31:1 When all this was over, the Israelites who were in the cities of Judah went out and smashed the sacred pillars, cut down the Asherah poles, and demolished all the high places and altars throughout Judah, Benjamin, Ephraim, and Manasseh. Then all the Israelites returned to their own homes in their cities.
The People Contribute to the Temple, 2-21
31:2 Hezekiah appointed the divisions of the priests and Levites to do their assigned tasks—to offer burnt sacrifices and present offerings and to serve, give thanks, and offer praise in the gates of the LORD’s sanctuary.

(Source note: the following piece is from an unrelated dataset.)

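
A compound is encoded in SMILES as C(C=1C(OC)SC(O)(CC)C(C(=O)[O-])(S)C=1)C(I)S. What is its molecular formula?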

31:3 The king contributed some of what he owned for burnt sacrifices, including the morning and evening burnt sacrifices and the burnt sacrifices made on Sabbaths, new moon festivals, and at other appointed times prescribed in the law of the LORD. 31:4 He ordered the people living in Jerusalem to contribute the portion prescribed for the priests and Levites so they might be obedient to the law of the LORD. 31:5 When the edict was issued, the Israelites freely contributed the initial portion of their grain, wine, olive oil, honey, and all the produce of their fields. They brought a tenth of everything, which added up to a huge amount. 31:6 The Israelites and people of Judah who lived in the cities of Judah also contributed a tenth of their cattle and sheep, as well as a tenth of the holy items consecrated to the LORD their God. They brought them and placed them in many heaps. 31:7 In the third month they began piling their contributions in heaps and finished in the seventh month. 31:8 When Hezekiah and the officials came and saw the heaps, they praised the LORD and pronounced blessings on his people Israel.
v5 When the edict was issued, the Israelites freely contributed the initial portion of their grain, wine, olive oil, honey, and all the produce of their fields.
AV ‘As soon as the commandment came abroad, the children of Israel brought in abundance the firstfruits of corn, wine, and oil, and honey, and of all the increase of the field.’ This is understood by some to prove that the wine mentioned here must have been unfermented grape juice, because it was brought in ‘as soon as the commandment came abroad.’ This does not follow, however, for (a) as many modern versions indicate, the words translated ‘as soon’ could well be rendered as a less definite ‘when’; (b) the text itself says that the whole process of giving lasted for four or five months (v7); (c) the text does not say that the wine was brought in directly from the fields: there is no reason to suppose that it was already laid by (bearing in mind that the fermentation process takes place after just a few days.